Mary Trigillgus tucked the money away in her purse. It was a very small sum, but it was the utmost that could be spared for the evening outfit: she and her mother had talked it all over, and such was the decision.
"Now, Mary," said her mother, "don't get a tarletan, or anything exclusively for evening wear: you so seldom go to parties that you can't afford such a dress. I would try to get a nice silk. Something that's a little out of style by being made up fashionably might answer very well."
Mary gave a sigh and turned her face toward the shops, feeling how difficult it would be to purchase a fashionable outfit with the scanty sum in her purse. And she sighed many another time that afternoon as she went from shop to shop. The goods were too expensive for her slender purse, or they were poor or old-fashioned. Twilight was settling down on the gay streets; window after window was flashing into light, revealing misty laces with gay ribbons and silks streaming like banners; the lamplighters on every hand were building their walls of flame; and yet Mary wandered from store to store, each moment more bewildered and undecided as to the best investment for her money.
She approached a brilliant store, passed it with lingering step, then paused, turned back, and stood looking down the glittering aisle. The large mirror at the farther end seemed scarcely broader than the little cracked bureau-glass in her humble room before which she dressed her hair in the mornings. The clerks were hurrying to and fro, eager and business-like, while fine ladies were coming and going, jostling her as she stood just outside the door. Among the hurrying forms her eye sought one familiar and loved: not a woman's, I need scarcely say, else why does she stand in the shadow there, with her veil half drawn over her face, trembling and frightened? Why else does her cheek glow with shame?
Poor Mary! You feel like a guilty thing in thus seeking a man who has never declared his love; but let me whisper a word in your ear: True love is woman's blue ribbon of honor: without it her nature is the rose tree without the rose—the dead egg among the cliffs: quickened by the grand passion, it is the eagle soaring to the stars.
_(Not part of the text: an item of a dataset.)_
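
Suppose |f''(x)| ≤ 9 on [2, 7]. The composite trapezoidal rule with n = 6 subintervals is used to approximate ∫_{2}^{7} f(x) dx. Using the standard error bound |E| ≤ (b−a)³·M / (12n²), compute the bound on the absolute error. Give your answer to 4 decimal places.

2.6042

|E| ≤ (5)³·9 / (12·6²) = 1125/432 = 2.6042.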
Your heart is a grander thing now than ever before. Next to loving God, the best thing for woman is to love a good man. Take the comfort of this thought, and leave the humiliation to the heart too hard or too light for loving.
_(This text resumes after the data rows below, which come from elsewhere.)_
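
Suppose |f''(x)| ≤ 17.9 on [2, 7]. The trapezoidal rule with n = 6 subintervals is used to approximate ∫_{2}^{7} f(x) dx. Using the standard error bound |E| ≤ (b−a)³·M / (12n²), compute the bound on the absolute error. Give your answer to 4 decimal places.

|E| ≤ (5)³·17.9 / (12·6²) = 2237.5/432 = 5.1794.

5.1794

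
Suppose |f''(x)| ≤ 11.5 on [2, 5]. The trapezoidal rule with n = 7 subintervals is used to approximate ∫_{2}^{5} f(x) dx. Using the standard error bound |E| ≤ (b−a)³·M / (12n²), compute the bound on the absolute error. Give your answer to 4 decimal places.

0.5281

|E| ≤ (3)³·11.5 / (12·7²) = 310.5/588 = 0.5281.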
Were I looking into your eyes, my reader, telling my story by word of mouth, I can fancy we might hold something like this dialogue: "Whom was Mary Trigillgus, this keeper of a small day-school—whom was she seeking in this brilliant store? One of the underclerks, perhaps?" "No." "The bookkeeper?" "No." "The confidential clerk?" "You must guess again." "The junior partner?" "No, it was Christian Van Pelt, the sole proprietor of that fine establishment, one of the merchant princes of the city." "But what right had Mary Trigillgus, this obscure school-teacher, to love this man of fortune? How did she ever come to his acquaintance?" And then I should tell you a very long story, and a tedious one perhaps, of two Hollanders, close friends, who settled in New Amsterdam; of how fortune had prospered the one until Christian Van Pelt, his lineal descendant, was among the leaders in the dry-goods trade of New York City; of how various disasters had befallen the family of the other, until the daughter of the house, and its only lineal descendant, Mary Trigillgus's mother, had married an intemperate spendthrift, who had at his death left her penniless, though the grandchild, Mary Trigillgus, had inherited the small house in which mother and daughter found a home.
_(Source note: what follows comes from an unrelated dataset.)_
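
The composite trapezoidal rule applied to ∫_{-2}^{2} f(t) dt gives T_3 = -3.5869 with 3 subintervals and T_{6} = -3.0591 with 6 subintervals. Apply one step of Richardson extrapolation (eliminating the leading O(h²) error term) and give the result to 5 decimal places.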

In the back parlor Mary kept a school for small children: the front chamber was let to a quiet man, who went down town at eight and returned at five, and whom they seldom saw except when he rapped at the sitting-room door on the first day of every month to hand in the three five-dollar bills which covered his rent. Besides these sources of revenue there were a few day-boarders, who sometimes paid for their keeping and sometimes did not.
An intercourse and a show of friendship had all along been maintained between the families of these Hollanders; and now Mrs. Van Pelt, the young merchant's mother, was to give a large party. Mary Trigillgus had been invited, and her mother had insisted on an acceptance of the invitation.
"They are quite friendly to you, Mary, and you can't afford to throw away such friends," the mother said.
So it was for Christian Van Pelt's broad, square figure that Mary's eager eyes were seeking; but in vain they sought: it was nowhere to be seen. A choking feeling of disappointment rose in her heart—a disappointment very unequal to the occasion, since she had meant nothing more than to get a sight of the loved figure and then to go on her way. Having satisfied herself that he was not in the store, a yearning desire possessed her to enter the place where he every day walked—a place to her invested with romance, haunted by his presence—a place to which her thoughts often wandered as some stupid child stood by her side in the little school-room spelling out his reading-lesson. She had not for months entered the store—not since that evening when, in her poor parlor, Christian Van Pelt, the rich young merchant, had looked into her eyes with a look that thrilled her for many a day, and spoken some nothings in tones that set her heart throbbing. Indeed, since that day she had avoided passing the store, lest she might seem, even to herself, to be seeking him. And yet her poor eyes and heart were ever seeking him in the countless throngs that passed up and down the busy streets.